3. Each story will get you hooked

Although the seven parts are of course all linked together, each one could be a story one its own. I found that I got caught up in each part, almost forgetting that this wasn’t the whole book, because of the way you immediately get to know and care about the characters. Alongside Eric and Merle there are a host of other people whose lives you glimpse in each part – particularly in the story set in 2011 and the one set at the second world war – and it was a bit of a shock to start a new chapter and to find all those people gone.
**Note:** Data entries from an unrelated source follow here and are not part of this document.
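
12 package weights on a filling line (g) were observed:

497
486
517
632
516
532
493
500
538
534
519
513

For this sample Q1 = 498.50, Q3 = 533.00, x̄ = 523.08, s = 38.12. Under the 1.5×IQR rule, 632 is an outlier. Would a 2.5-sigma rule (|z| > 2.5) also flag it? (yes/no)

z = (632 − 523.08) / 38.12 = 2.86.
|z| = 2.86 > 2.5.

yes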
4. It was inspired by a painting
One of the things that inspired Marcus Sedgwick to write this book was seeing this painting in the National Museum in Stockholm:

It is Minvinterblot, painted by Carl Larsson in 1915 and shows the sacrifice of a pagan king in another to avert famine. Or, as Sedgwick noticed, it is moment just before the sacrifice. A frozen moment full of unknown tensions and smaller stories that called out for him to explore. This is the moment where Eric and Merle start their story and so trigger off all of the other stories. The painting’s themes of sacrifice and connections between individuals surviving death are the driving force behind the whole book.  We see the events of the painting as they happened, we see them become legend for later inhabitants of the island and we then see an artist create the painting at the beginning of the 20th century. (Also, the evil-looking executioner man in the red robe is on the front cover.)

5. Look out for the hare

Yes, I know the picture is of a rabbit, but I like it because it is wearing glasses and reading a book. There are lots of linking objects running throughout all of the stories and phrases that different characters repeat. One of them is a hare, but I will leave you to find the rest as it is quite satisfying noticing echoes of one story in another. It makes you say 'oh, how clever', which is always good when reading. It makes you see how phrases, ideas and stories are handed down and repeated over centuries, changing and mutating over time, but that what remains the same throughout is people and the way they feel about each other. 
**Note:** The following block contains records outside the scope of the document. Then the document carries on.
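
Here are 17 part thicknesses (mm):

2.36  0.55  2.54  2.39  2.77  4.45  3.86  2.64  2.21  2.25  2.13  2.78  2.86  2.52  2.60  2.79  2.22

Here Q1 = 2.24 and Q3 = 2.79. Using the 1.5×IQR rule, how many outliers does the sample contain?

IQR = 0.55; fences at 2.24 − 0.825 = 1.415 and 2.79 + 0.825 = 3.615.
Outside the cutoffs: 0.55, 3.86, 4.45.

3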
6. The power of storytelling 

Another thing I took from the book is the way that stories capture and preserve people's lives and keep them living after they are gone. (Just like it says at the beginning of the last Harry Potter book - SOB). The characters in the painting are preserved forever even though different audiences will interpret them differently. In one of the book’s sections a governess tells some children a story about two lovers and we see how the storyteller can alter what really happened through the way they shape their story. In another part of the book a young girl hears the story of a brave man, connecting her strongly to someone she never knew. 

7. It is really good and you should read it


Stars: SEVEN out of five

If you like this, you may like: Other books by Marcus Sedgwick, like White Crow, which I may have reviewed here. For another combination of love with frightening historical horrors, try Theresa Breslin’s Prisoner of the Inquistion. Or for epic sets of stories told over centuries and linked together, try David Mitchell’s Cloud Atlas.